The MAA Gold Multiple Standby Databases pattern gives you the benefits of both local and remote standby databases.

Automatic failover to a local standby in the same region provides you with significant local disaster isolation and application failover simplicity. The local standby can be located in a separate fault domain or availability domain from the primary database. Application failover in this architecture pattern follows the recommendations described in Continuous Availability - Application Checklist for Continuous Service for MAA Solutions.

The business value of a local standby database is seen in zero data loss failover and application downtime reduced to seconds. By enabling synchronous redo transport, a zero data loss Data Guard configuration becomes more viable due to the lower latency between primary and standby database systems.

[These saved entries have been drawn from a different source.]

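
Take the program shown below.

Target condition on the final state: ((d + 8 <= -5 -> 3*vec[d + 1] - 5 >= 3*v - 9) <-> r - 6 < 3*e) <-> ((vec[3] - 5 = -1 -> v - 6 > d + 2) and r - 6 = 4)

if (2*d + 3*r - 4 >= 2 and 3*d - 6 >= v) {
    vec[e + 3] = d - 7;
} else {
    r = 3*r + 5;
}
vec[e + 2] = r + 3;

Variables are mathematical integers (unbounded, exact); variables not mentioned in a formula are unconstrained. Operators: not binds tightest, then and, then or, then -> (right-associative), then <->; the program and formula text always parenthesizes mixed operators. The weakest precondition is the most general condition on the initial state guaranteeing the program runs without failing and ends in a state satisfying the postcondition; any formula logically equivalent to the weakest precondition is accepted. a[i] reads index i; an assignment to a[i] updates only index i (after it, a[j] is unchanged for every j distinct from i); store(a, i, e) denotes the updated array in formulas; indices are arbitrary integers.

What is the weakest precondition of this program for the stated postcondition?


Working backward. After the program, the postcondition ((d + 8 <= -5 -> 3*vec[d + 1] - 5 >= 3*v - 9) <-> r - 6 < 3*e) <-> ((vec[3] - 5 = -1 -> v - 6 > d + 2) and r - 6 = 4) must hold; in canonical form it is ((d <= -13 -> 3*vec[d + 1] >= 3*v - 4) <-> r < 3*e + 6) <-> ((vec[3] = 4 -> v > d + 8) and r = 10).
Before vec[e + 2] := r + 3: ((d <= -13 -> 3*store(vec, e + 2, r + 3)[d + 1] >= 3*v - 4) <-> r < 3*e + 6) <-> ((store(vec, e + 2, r + 3)[3] = 4 -> v > d + 8) and r = 10)
Then branch requires ((d <= -13 -> 3*store(store(vec, e + 3, d - 7), e + 2, r + 3)[d + 1] >= 3*v - 4) <-> r < 3*e + 6) <-> ((store(store(vec, e + 3, d - 7), e + 2, r + 3)[3] = 4 -> v > d + 8) and r = 10); else branch requires ((d <= -13 -> 3*store(vec, e + 2, 3*r + 8)[d + 1] >= 3*v - 4) <-> 3*r < 3*e + 1) <-> ((store(vec, e + 2, 3*r + 8)[3] = 4 -> v > d + 8) and 3*r = 5).
Before the if: ((2*d + 3*r >= 6 and 3*d >= v + 6) -> (((d <= -13 -> 3*store(store(vec, e + 3, d - 7), e + 2, r + 3)[d + 1] >= 3*v - 4) <-> r < 3*e + 6) <-> ((store(store(vec, e + 3, d - 7), e + 2, r + 3)[3] = 4 -> v > d + 8) and r = 10))) and ((not (2*d + 3*r >= 6 and 3*d >= v + 6)) -> (((d <= -13 -> 3*store(vec, e + 2, 3*r + 8)[d + 1] >= 3*v - 4) <-> 3*r < 3*e + 1) <-> ((store(vec, e + 2, 3*r + 8)[3] = 4 -> v > d + 8) and 3*r = 5)))
Answer: WP = ((2*d + 3*r >= 6 and 3*d >= v + 6) -> (((d <= -13 -> 3*store(store(vec, e + 3, d - 7), e + 2, r + 3)[d + 1] >= 3*v - 4) <-> r < 3*e + 6) <-> ((store(store(vec, e + 3, d - 7), e + 2, r + 3)[3] = 4 -> v > d + 8) and r = 10))) and ((not (2*d + 3*r >= 6 and 3*d >= v + 6)) -> (((d <= -13 -> 3*store(vec, e + 2, 3*r + 8)[d + 1] >= 3*v - 4) <-> 3*r < 3*e + 1) <-> ((store(vec, e + 2, 3*r + 8)[3] = 4 -> v > d + 8) and 3*r = 5)))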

Applications automatically and transparently fail over to the local standby, maintaining the same latency between application servers and the database, which is particularly important for OLTP applications and package applications, because higher latency can significantly impact throughput and overall application response time.

If a regional disaster occurs, making the primary and local standby systems inaccessible, the application and database can fail over to the remote standby. Even though database downtime is still very low when regional disaster occurs, the application downtime can be higher due to additional orchestration required for DNS, application, and database failover operations to the secondary region.

To make the secondary region symmetric, you can add another standby in that region. Another variation is to add additional standby databases for reporting.